Tu as mentionné que Manu était agacé par la compétition entre les deux Rhapsody. Es-tu toi-même agacé par ça ?
La compétition ne m’agace pas parce qu’il y en a partout. Nous avons notre propre position sur le marché. Nous avons nos fans. Donc ça va, je suis content avec ça. C’est plus la confusion et ce truc avec le nom Rhapsody. Quand Luca [Turilli] et moi nous sommes séparés, nous avons décidé que je pouvais garder le nom Rhapsody Of Fire et c’est ce que j’ai fait. J’utilise ce nom depuis dix ans.
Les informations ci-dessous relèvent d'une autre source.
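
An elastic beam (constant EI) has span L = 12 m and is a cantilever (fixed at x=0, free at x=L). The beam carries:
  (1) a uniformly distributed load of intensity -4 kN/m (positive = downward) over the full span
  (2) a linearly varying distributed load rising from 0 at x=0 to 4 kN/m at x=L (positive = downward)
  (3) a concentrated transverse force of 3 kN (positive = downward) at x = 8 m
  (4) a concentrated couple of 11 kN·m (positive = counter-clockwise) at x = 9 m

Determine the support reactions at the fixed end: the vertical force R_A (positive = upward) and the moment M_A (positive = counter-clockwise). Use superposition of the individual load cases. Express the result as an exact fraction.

R_A = -21 kN, M_A = -83 kN·m

Load 1 — uniform load w=-4 kN/m over full span:
  R_A = wL = (-4)·12 = -48 kN
  M_A = wL²/2 = (-4)·12²/2 = -288 kN·m
Load 2 — triangular load w₀=4 kN/m (0→w₀ over full span):
  R_A = w₀L/2 = 4·12/2 = 24 kN
  M_A = w₀L²/3 = 4·12²/3 = 192 kN·m
Load 3 — point force P=3 kN at a=8 m (b=L-a=4):
  R_A = P = 3 kN
  M_A = Pa = 3·8 = 24 kN·m
Load 4 — applied couple M₀=11 kN·m at a=9 m (b=L-a=3):
  R_A = 0 kN
  M_A = -M₀ = -11 kN·m
Superposition: R_A = -21 kN, M_A = -83 kN·m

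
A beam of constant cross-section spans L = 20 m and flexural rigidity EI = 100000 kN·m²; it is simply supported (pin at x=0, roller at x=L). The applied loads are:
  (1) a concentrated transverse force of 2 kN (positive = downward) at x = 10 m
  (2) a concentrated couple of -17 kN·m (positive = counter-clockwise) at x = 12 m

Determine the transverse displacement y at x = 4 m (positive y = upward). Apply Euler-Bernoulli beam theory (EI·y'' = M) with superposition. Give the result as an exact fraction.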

A propos de la composition, tu as déclaré que « sachant que [tu as] un groupe capable d’exprimer cette musique sur scène, ça [te] donne une base solide pour composer avec assurance ». Mais ça n’a pas toujours été le cas ? Es-tu plus confiant maintenant ?
Oui. Il y a deux facteurs. Tout d’abord, le groupe est composé d’amis, nous nous entendons tous bien. Les musiciens aiment beaucoup jouer sur scène, ils peuvent être très techniques si besoin et nous avons un fantastique chanteur. Tout le monde est super. Ceci, évidemment, te donne un gros boost quand arrive le moment d’écrire des chansons. Je dois dire que j’ai toujours été confiant, mais c’était différent dans le passé parce que je travaillais toujours avec Luca Turilli et nous partagions tout. Evidemment, nous avons toujours eu de super musiciens dans le groupe. C’est juste que maintenant, comme je suis la personne principale à être responsable de la composition – même si j’écris des choses avec Roberto De Micheli aussi – et de tant de choses, la perspective est différente. L’autre facteur très important, c’est le mix. Sebastien « Seeb » Levermann a fait un boulot fantastique sur chaque album qu’il a mixé, mais pour Glory For Salvation, il a vraiment mis la barre plus haut. La puissance, l’énergie, la clarté et la définition que nous avons sur Glory For Salvation sont fantastiques, c’est unique. Ça aussi, ça aide beaucoup pour un compositeur. Quand tu écris une chanson et que tu sais que tu auras ce type de mix qui fait aussi bien sonner ta chanson, ça te donne un enthousiasme et une volonté de composer des chansons, car tu sais qu’elles vont sonner super bien. Il y a donc deux facteurs importants : le groupe et le mix.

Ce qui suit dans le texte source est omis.